The company’s role in the construction of the Wall became known after a report by Dutch television’s Netwerk, which showed one of Lima Holding’s cranes building the Wall and carrying the Riwal logo. A Dutch journalist of RTV Rijnmond recognised the Riwal brand name as belonging to a company in Dordrecht, a city near Rotterdam. In Dordrecht, Riwal is the main sponsor of soccer club FC Dordrecht.
The journalist of RTV Rijnmond did an item about the issue, for which he approached the Dutch company. In a statement, the company admitted its involvement in the building of the Wall and argued that the related activities were accepted and executed purely as a “commercial order”.
Following the item of RTV Rijnmond, Bert Koenders, foreign affairs spokesperson of the Dutch Labour party, asked Ben Bot, Minister of Foreign Affairs of the Netherlands, parliamentary questions. In one of his answers, Bot claimed that Lima Holding was in fact an Israeli company and that the Dutch Riwal company was not directly involved in the construction of the Wall. Remarkably, the Minister based this answer exclusively on information provided by the Dutch company.

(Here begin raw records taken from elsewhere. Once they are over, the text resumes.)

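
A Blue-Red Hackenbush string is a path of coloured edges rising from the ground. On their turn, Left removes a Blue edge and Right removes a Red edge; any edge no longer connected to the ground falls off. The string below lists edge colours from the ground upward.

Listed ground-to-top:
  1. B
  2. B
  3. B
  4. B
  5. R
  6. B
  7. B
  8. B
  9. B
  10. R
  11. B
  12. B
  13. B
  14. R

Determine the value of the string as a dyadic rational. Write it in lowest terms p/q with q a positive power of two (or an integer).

4061/1024

v_1 [B]  L=[0]  R=[—]  — 1
v_2 [BB]  L=[0,1]  R=[—]  — 2
v_3 [BBB]  L=[0,1,2]  R=[—]  — 3
v_4 [BBBB]  L=[0,1,2,3]  R=[—]  — 4
v_5 [BBBBR]  L=[0,1,2,3]  R=[4]  — 7/2
v_6 [BBBBRB]  L=[0,1,2,3,7/2]  R=[4]  — 15/4
v_7 [BBBBRBB]  L=[0,1,2,3,7/2,15/4]  R=[4]  — 31/8
v_8 [BBBBRBBB]  L=[0,1,2,3,7/2,15/4,31/8]  R=[4]  — 63/16
v_9 [BBBBRBBBB]  L=[0,1,2,3,7/2,15/4,31/8,63/16]  R=[4]  — 127/32
v_10 [BBBBRBBBBR]  L=[0,1,2,3,7/2,15/4,31/8,63/16]  R=[127/32,4]  — 253/64
v_11 [BBBBRBBBBRB]  L=[0,1,2,3,7/2,15/4,31/8,63/16,253/64]  R=[127/32,4]  — 507/128
v_12 [BBBBRBBBBRBB]  L=[0,1,2,3,7/2,15/4,31/8,63/16,253/64,507/128]  R=[127/32,4]  — 1015/256
v_13 [BBBBRBBBBRBBB]  L=[0,1,2,3,7/2,15/4,31/8,63/16,253/64,507/128,1015/256]  R=[127/32,4]  — 2031/512
v_14 [BBBBRBBBBRBBBR]  L=[0,1,2,3,7/2,15/4,31/8,63/16,253/64,507/128,1015/256]  R=[2031/512,127/32,4]  — 4061/1024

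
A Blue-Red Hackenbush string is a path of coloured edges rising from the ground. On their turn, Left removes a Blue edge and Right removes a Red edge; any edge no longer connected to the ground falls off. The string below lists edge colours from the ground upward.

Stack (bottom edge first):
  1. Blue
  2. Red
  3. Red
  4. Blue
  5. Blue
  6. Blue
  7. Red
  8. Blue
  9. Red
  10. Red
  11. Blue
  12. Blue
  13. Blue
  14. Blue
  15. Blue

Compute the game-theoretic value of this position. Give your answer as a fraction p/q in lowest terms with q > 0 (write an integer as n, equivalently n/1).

step 1: add Blue to get B; options L={ 0 } R={ · } gives 1
step 2: add Red to get BR; options L={ 0 } R={ 1 } gives 1/2
step 3: add Red to get BRR; options L={ 0 } R={ 1/2; 1 } gives 1/4
step 4: add Blue to get BRRB; options L={ 0; 1/4 } R={ 1/2; 1 } gives 3/8
step 5: add Blue to get BRRBB; options L={ 0; 1/4; 3/8 } R={ 1/2; 1 } gives 7/16
step 6: add Blue to get BRRBBB; options L={ 0; 1/4; 3/8; 7/16 } R={ 1/2; 1 } gives 15/32
step 7: add Red to get BRRBBBR; options L={ 0; 1/4; 3/8; 7/16 } R={ 15/32; 1/2; 1 } gives 29/64
step 8: add Blue to get BRRBBBRB; options L={ 0; 1/4; 3/8; 7/16; 29/64 } R={ 15/32; 1/2; 1 } gives 59/128
step 9: add Red to get BRRBBBRBR; options L={ 0; 1/4; 3/8; 7/16; 29/64 } R={ 59/128; 15/32; 1/2; 1 } gives 117/256
step 10: add Red to get BRRBBBRBRR; options L={ 0; 1/4; 3/8; 7/16; 29/64 } R={ 117/256; 59/128; 15/32; 1/2; 1 } gives 233/512
step 11: add Blue to get BRRBBBRBRRB; options L={ 0; 1/4; 3/8; 7/16; 29/64; 233/512 } R={ 117/256; 59/128; 15/32; 1/2; 1 } gives 467/1024
step 12: add Blue to get BRRBBBRBRRBB; options L={ 0; 1/4; 3/8; 7/16; 29/64; 233/512; 467/1024 } R={ 117/256; 59/128; 15/32; 1/2; 1 } gives 935/2048
step 13: add Blue to get BRRBBBRBRRBBB; options L={ 0; 1/4; 3/8; 7/16; 29/64; 233/512; 467/1024; 935/2048 } R={ 117/256; 59/128; 15/32; 1/2; 1 } gives 1871/4096
step 14: add Blue to get BRRBBBRBRRBBBB; options L={ 0; 1/4; 3/8; 7/16; 29/64; 233/512; 467/1024; 935/2048; 1871/4096 } R={ 117/256; 59/128; 15/32; 1/2; 1 } gives 3743/8192
step 15: add Blue to get BRRBBBRBRRBBBBB; options L={ 0; 1/4; 3/8; 7/16; 29/64; 233/512; 467/1024; 935/2048; 1871/4096; 3743/8192 } R={ 117/256; 59/128; 15/32; 1/2; 1 } gives 7487/16384

7487/16384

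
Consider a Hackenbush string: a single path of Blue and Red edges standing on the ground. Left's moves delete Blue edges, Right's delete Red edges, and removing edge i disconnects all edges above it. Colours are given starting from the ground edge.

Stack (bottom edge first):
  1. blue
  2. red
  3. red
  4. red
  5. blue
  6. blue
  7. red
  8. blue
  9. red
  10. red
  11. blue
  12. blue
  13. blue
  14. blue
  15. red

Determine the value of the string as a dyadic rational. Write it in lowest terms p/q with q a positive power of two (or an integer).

step 1: add blue to get b; options L={ 0 } R={ — } => 1
step 2: add red to get br; options L={ 0 } R={ 1 } => 1/2
step 3: add red to get brr; options L={ 0 } R={ 1/2,1 } => 1/4
step 4: add red to get brrr; options L={ 0 } R={ 1/4,1/2,1 } => 1/8
step 5: add blue to get brrrb; options L={ 0,1/8 } R={ 1/4,1/2,1 } => 3/16
step 6: add blue to get brrrbb; options L={ 0,1/8,3/16 } R={ 1/4,1/2,1 } => 7/32
step 7: add red to get brrrbbr; options L={ 0,1/8,3/16 } R={ 7/32,1/4,1/2,1 } => 13/64
step 8: add blue to get brrrbbrb; options L={ 0,1/8,3/16,13/64 } R={ 7/32,1/4,1/2,1 } => 27/128
step 9: add red to get brrrbbrbr; options L={ 0,1/8,3/16,13/64 } R={ 27/128,7/32,1/4,1/2,1 } => 53/256
step 10: add red to get brrrbbrbrr; options L={ 0,1/8,3/16,13/64 } R={ 53/256,27/128,7/32,1/4,1/2,1 } => 105/512
step 11: add blue to get brrrbbrbrrb; options L={ 0,1/8,3/16,13/64,105/512 } R={ 53/256,27/128,7/32,1/4,1/2,1 } => 211/1024
step 12: add blue to get brrrbbrbrrbb; options L={ 0,1/8,3/16,13/64,105/512,211/1024 } R={ 53/256,27/128,7/32,1/4,1/2,1 } => 423/2048
step 13: add blue to get brrrbbrbrrbbb; options L={ 0,1/8,3/16,13/64,105/512,211/1024,423/2048 } R={ 53/256,27/128,7/32,1/4,1/2,1 } => 847/4096
step 14: add blue to get brrrbbrbrrbbbb; options L={ 0,1/8,3/16,13/64,105/512,211/1024,423/2048,847/4096 } R={ 53/256,27/128,7/32,1/4,1/2,1 } => 1695/8192
step 15: add red to get brrrbbrbrrbbbbr; options L={ 0,1/8,3/16,13/64,105/512,211/1024,423/2048,847/4096 } R={ 1695/8192,53/256,27/128,7/32,1/4,1/2,1 } => 3389/16384

3389/16384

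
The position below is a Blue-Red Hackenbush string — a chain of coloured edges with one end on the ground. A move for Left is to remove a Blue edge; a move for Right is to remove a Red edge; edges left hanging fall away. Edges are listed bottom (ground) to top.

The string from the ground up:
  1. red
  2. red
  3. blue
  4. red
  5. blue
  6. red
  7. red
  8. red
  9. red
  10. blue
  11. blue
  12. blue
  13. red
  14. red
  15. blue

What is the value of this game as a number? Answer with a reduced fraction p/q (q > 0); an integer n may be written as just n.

-14221/8192

edge 1 of 15 (red): { none | 0 } -> -1
edge 2 of 15 (red): { none | -1; 0 } -> -2
edge 3 of 15 (blue): { -2 | -1; 0 } -> -3/2
edge 4 of 15 (red): { -2 | -3/2; -1; 0 } -> -7/4
edge 5 of 15 (blue): { -2; -7/4 | -3/2; -1; 0 } -> -13/8
edge 6 of 15 (red): { -2; -7/4 | -13/8; -3/2; -1; 0 } -> -27/16
edge 7 of 15 (red): { -2; -7/4 | -27/16; -13/8; -3/2; -1; 0 } -> -55/32
edge 8 of 15 (red): { -2; -7/4 | -55/32; -27/16; -13/8; -3/2; -1; 0 } -> -111/64
edge 9 of 15 (red): { -2; -7/4 | -111/64; -55/32; -27/16; -13/8; -3/2; -1; 0 } -> -223/128
edge 10 of 15 (blue): { -2; -7/4; -223/128 | -111/64; -55/32; -27/16; -13/8; -3/2; -1; 0 } -> -445/256
edge 11 of 15 (blue): { -2; -7/4; -223/128; -445/256 | -111/64; -55/32; -27/16; -13/8; -3/2; -1; 0 } -> -889/512
edge 12 of 15 (blue): { -2; -7/4; -223/128; -445/256; -889/512 | -111/64; -55/32; -27/16; -13/8; -3/2; -1; 0 } -> -1777/1024
edge 13 of 15 (red): { -2; -7/4; -223/128; -445/256; -889/512 | -1777/1024; -111/64; -55/32; -27/16; -13/8; -3/2; -1; 0 } -> -3555/2048
edge 14 of 15 (red): { -2; -7/4; -223/128; -445/256; -889/512 | -3555/2048; -1777/1024; -111/64; -55/32; -27/16; -13/8; -3/2; -1; 0 } -> -7111/4096
edge 15 of 15 (blue): { -2; -7/4; -223/128; -445/256; -889/512; -7111/4096 | -3555/2048; -1777/1024; -111/64; -55/32; -27/16; -13/8; -3/2; -1; 0 } -> -14221/8192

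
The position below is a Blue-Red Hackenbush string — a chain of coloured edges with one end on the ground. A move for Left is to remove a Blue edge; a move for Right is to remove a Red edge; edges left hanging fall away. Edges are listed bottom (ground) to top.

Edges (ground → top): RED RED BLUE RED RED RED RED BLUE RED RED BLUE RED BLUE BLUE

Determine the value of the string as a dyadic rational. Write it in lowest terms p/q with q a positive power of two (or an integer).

1 of 14 · R · max L −∞ · min R 0 → -1
2 of 14 · RR · max L −∞ · min R -1 → -2
3 of 14 · RRB · max L -2 · min R -1 → -3/2
4 of 14 · RRBR · max L -2 · min R -3/2 → -7/4
5 of 14 · RRBRR · max L -2 · min R -7/4 → -15/8
6 of 14 · RRBRRR · max L -2 · min R -15/8 → -31/16
7 of 14 · RRBRRRR · max L -2 · min R -31/16 → -63/32
8 of 14 · RRBRRRRB · max L -63/32 · min R -31/16 → -125/64
9 of 14 · RRBRRRRBR · max L -63/32 · min R -125/64 → -251/128
10 of 14 · RRBRRRRBRR · max L -63/32 · min R -251/128 → -503/256
11 of 14 · RRBRRRRBRRB · max L -503/256 · min R -251/128 → -1005/512
12 of 14 · RRBRRRRBRRBR · max L -503/256 · min R -1005/512 → -2011/1024
13 of 14 · RRBRRRRBRRBRB · max L -2011/1024 · min R -1005/512 → -4021/2048
14 of 14 · RRBRRRRBRRBRBB · max L -4021/2048 · min R -1005/512 → -8041/4096

-8041/4096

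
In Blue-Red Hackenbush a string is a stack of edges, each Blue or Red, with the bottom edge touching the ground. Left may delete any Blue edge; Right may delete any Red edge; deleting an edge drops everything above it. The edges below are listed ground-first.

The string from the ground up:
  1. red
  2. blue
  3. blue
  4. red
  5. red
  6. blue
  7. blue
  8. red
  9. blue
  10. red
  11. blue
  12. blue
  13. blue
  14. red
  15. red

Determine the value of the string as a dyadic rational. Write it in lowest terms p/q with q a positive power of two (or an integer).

Build v(s[:k]) for k = 1..15, string s = red blue blue red red blue blue red blue red blue blue blue red red.
r: Left { none }, Right { 0 } ⇒ simplest -1
rb: Left { -1 }, Right { 0 } ⇒ simplest -1/2
rbb: Left { -1 -1/2 }, Right { 0 } ⇒ simplest -1/4
rbbr: Left { -1 -1/2 }, Right { -1/4 0 } ⇒ simplest -3/8
rbbrr: Left { -1 -1/2 }, Right { -3/8 -1/4 0 } ⇒ simplest -7/16
rbbrrb: Left { -1 -1/2 -7/16 }, Right { -3/8 -1/4 0 } ⇒ simplest -13/32
rbbrrbb: Left { -1 -1/2 -7/16 -13/32 }, Right { -3/8 -1/4 0 } ⇒ simplest -25/64
rbbrrbbr: Left { -1 -1/2 -7/16 -13/32 }, Right { -25/64 -3/8 -1/4 0 } ⇒ simplest -51/128
rbbrrbbrb: Left { -1 -1/2 -7/16 -13/32 -51/128 }, Right { -25/64 -3/8 -1/4 0 } ⇒ simplest -101/256
rbbrrbbrbr: Left { -1 -1/2 -7/16 -13/32 -51/128 }, Right { -101/256 -25/64 -3/8 -1/4 0 } ⇒ simplest -203/512
rbbrrbbrbrb: Left { -1 -1/2 -7/16 -13/32 -51/128 -203/512 }, Right { -101/256 -25/64 -3/8 -1/4 0 } ⇒ simplest -405/1024
rbbrrbbrbrbb: Left { -1 -1/2 -7/16 -13/32 -51/128 -203/512 -405/1024 }, Right { -101/256 -25/64 -3/8 -1/4 0 } ⇒ simplest -809/2048
rbbrrbbrbrbbb: Left { -1 -1/2 -7/16 -13/32 -51/128 -203/512 -405/1024 -809/2048 }, Right { -101/256 -25/64 -3/8 -1/4 0 } ⇒ simplest -1617/4096
rbbrrbbrbrbbbr: Left { -1 -1/2 -7/16 -13/32 -51/128 -203/512 -405/1024 -809/2048 }, Right { -1617/4096 -101/256 -25/64 -3/8 -1/4 0 } ⇒ simplest -3235/8192
rbbrrbbrbrbbbrr: Left { -1 -1/2 -7/16 -13/32 -51/128 -203/512 -405/1024 -809/2048 }, Right { -3235/8192 -1617/4096 -101/256 -25/64 -3/8 -1/4 0 } ⇒ simplest -6471/16384

-6471/16384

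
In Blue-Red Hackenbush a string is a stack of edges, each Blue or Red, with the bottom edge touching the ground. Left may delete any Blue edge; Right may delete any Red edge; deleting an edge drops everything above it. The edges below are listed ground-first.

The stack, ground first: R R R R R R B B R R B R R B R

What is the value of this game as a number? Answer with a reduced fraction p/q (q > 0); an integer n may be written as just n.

step 1: add R to get R; options L={ — } R={ 0 } => -1
step 2: add R to get RR; options L={ — } R={ -1 0 } => -2
step 3: add R to get RRR; options L={ — } R={ -2 -1 0 } => -3
step 4: add R to get RRRR; options L={ — } R={ -3 -2 -1 0 } => -4
step 5: add R to get RRRRR; options L={ — } R={ -4 -3 -2 -1 0 } => -5
step 6: add R to get RRRRRR; options L={ — } R={ -5 -4 -3 -2 -1 0 } => -6
step 7: add B to get RRRRRRB; options L={ -6 } R={ -5 -4 -3 -2 -1 0 } => -11/2
step 8: add B to get RRRRRRBB; options L={ -6 -11/2 } R={ -5 -4 -3 -2 -1 0 } => -21/4
step 9: add R to get RRRRRRBBR; options L={ -6 -11/2 } R={ -21/4 -5 -4 -3 -2 -1 0 } => -43/8
step 10: add R to get RRRRRRBBRR; options L={ -6 -11/2 } R={ -43/8 -21/4 -5 -4 -3 -2 -1 0 } => -87/16
step 11: add B to get RRRRRRBBRRB; options L={ -6 -11/2 -87/16 } R={ -43/8 -21/4 -5 -4 -3 -2 -1 0 } => -173/32
step 12: add R to get RRRRRRBBRRBR; options L={ -6 -11/2 -87/16 } R={ -173/32 -43/8 -21/4 -5 -4 -3 -2 -1 0 } => -347/64
step 13: add R to get RRRRRRBBRRBRR; options L={ -6 -11/2 -87/16 } R={ -347/64 -173/32 -43/8 -21/4 -5 -4 -3 -2 -1 0 } => -695/128
step 14: add B to get RRRRRRBBRRBRRB; options L={ -6 -11/2 -87/16 -695/128 } R={ -347/64 -173/32 -43/8 -21/4 -5 -4 -3 -2 -1 0 } => -1389/256
step 15: add R to get RRRRRRBBRRBRRBR; options L={ -6 -11/2 -87/16 -695/128 } R={ -1389/256 -347/64 -173/32 -43/8 -21/4 -5 -4 -3 -2 -1 0 } => -2779/512

-2779/512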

To clarify the ownership of the company participating in the construction of the Wall, United Civilians for Peace approached research firm Profundo. With little effort, Profundo proved that Lima Holding is 100 per cent owned by two Dutch holding companies: D.Schalekamp Beheer BV and MDN Holding BV. Dick Schalekamp owns D.Schalekamp Beheer, while Doron Livnat, an Israeli businessman living in the Netherlands, owns MDN Holding.
Moreover, Schalekamp and Livnat are two of the three owners of Schalekamp Beheer BV, the holding company that runs the Riwal Group’s activities in countries such as the Netherlands, Denmark and France.
On 16 September, the research by United Civilians for Peace was made public through an article in Het Financieele Dagblad (the Dutch version of The Financial Times). Bert Koenders announced he would seek further clarification from the Dutch government.